This summer, I’ve been following the hot debate of which is better, analog or digital. There have been long, sometimes heated discussion over which is better. I would like to propose that neither is better, they are only different. To me, it is the content! I’ve heard songs that I would not buy on either and songs that I love even though they are poorly recorded.
A perfect example of the latter is the Moody Blues song “Go Now”, the Merseybeat/R&B Fusion song that hit the charts in 64. The “B” side in the US was “Lose Your Money” and “It’s Easy Child” in the UK. There is so much distortion in “Go Now” that I swear the record wears down the needle instead of the other way round. Neither of the B side tunes are that distorted but they are not far from it. Distorted or not, this is one of my favorite tunes. In fact, a friend put me onto the fact that someone has processed “Go Now” to digitally eliminate the distortion. But I must admit that it doesn’t have the same feel as the original version. I must be addicted to the fuzz!
Another example is “96 Tears” by Question Mark and the Mysterians. The hole in the middle of the single we had at WCOS was slightly off center causing the song to warble slightly as we played it. Even the replacement that was substituted when there was too much Q-burn on the original 45 has the same offset hole. When I heard the song on other stations such as WTMA in Charleston or WPDQ and WAPE in Jacksonville, it just didn’t sound the same. I missed that 45 rpm warble that gave it a Hammond Organ sound created by their Leslie Rotating Speaker cabinets. Needless to say the digital copy I know own is the more technically perfect recording, but it is just not the same.
I mentioned Q-burn a while ago. Q-burn is that second or two of scratchy sound at the beginning of all the records that have been in rotation for more than a week or so. It comes from the practice of cueing up a record in order to play it. The DJ would place the needle on the outer edge of the record, rotate the record forward by hand until he or she could hear the first notes, then back it up until just before the first note. When it became time to play the record, the DJ would hold the record on the edge and turn on the turntable which would come up to speed under the stationary record. Then, the DJ would release the record and the music would start at the right time. All of this caused Q-burn. Even to this day, certain songs don’t sound quite right without Q-burn.
Let’s take a couple of songs that were released by artists in the vinyl era and covered using the same musical arrangements by artists later when recording techniques had “improved.” My first example is “Rockin’ Robin”– Bobby Day (1958 Vinyl 45) and Michael Jackson (1972 Vinyl 33 1/3). Even on a freshly minted 45, Bobby Day’s version had audible clicks and noises. Michael’s version was a cleaner recording, but my ears still liked Bobby’s version with his more mature voice better.
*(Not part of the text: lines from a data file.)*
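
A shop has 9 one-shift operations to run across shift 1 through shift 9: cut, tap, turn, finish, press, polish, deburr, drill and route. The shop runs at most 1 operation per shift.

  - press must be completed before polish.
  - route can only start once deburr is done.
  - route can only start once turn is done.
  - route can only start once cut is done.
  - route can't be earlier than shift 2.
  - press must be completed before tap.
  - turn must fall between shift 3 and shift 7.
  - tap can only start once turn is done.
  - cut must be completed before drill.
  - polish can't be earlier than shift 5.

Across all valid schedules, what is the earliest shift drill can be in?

shift 2

Precedence pushes drill to at least shift 2.
drill at shift 2 is achievable: turn -> shift 3; cut -> shift 1; drill -> shift 2; deburr -> shift 6; press -> shift 4; tap -> shift 8; polish -> shift 5; route -> shift 7; finish -> shift 9.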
Another example is “I Want Candy!” The original version was done by The Strangeloves, a pseudonym for the writers; Bert Berns, Bob Feldman, Jerry Goldstein and Richard Gottehrer in 1965. It has a much warmer sound on the bottom end than Bow Wow Wow’s 1982 cover. Conversely, the or high notes in Anabella Lwin’s voice on the later release are cleaner.
The high end, ahhh the holy grail of the digital audiophile; it is the forte of the digital recording. Vinyl 45s were engineered to start rolling off the higher frequencies around 7,000 hertz, which was the practical limit to the AM transmitter of the day. After all, record sales were driven by radio airplay so the match was a natural one. When 12 inch albums came along that were played more and more on FM stations that had double the audio bandwidth. CD’s and HD radio go even higher yet, up to 20,000 hertz.
Ironically the millennials of today tend not to fill their young ears with high quality digital recordings. Most of them rely on lower quality MP3 recordings downloaded from the internet directly from artists’ sites that tend to have the same quality as those 45 RPM records of my youth. Hence my argument that it is the song not the media that makes the grade.
Besides, I can no longer hear music at much over 10,000 hertz. I used to pride myself on being able to walk into at TV station’s master control room and tell if all the monitors were working without looking at then by listening to the 18,000 hertz whine of their high voltage supplies. I guess it is all those hours playing rock and roll on the radio with headphones on, but it is true, my hearing is not what it was back in the days of AM radio. To me, AM radio, 45 RPM records and MP3 files all sound the same, except for the warm bass of the analog sources. And that’s all right with me. After all, it’s the song, not the medium. Oh MY!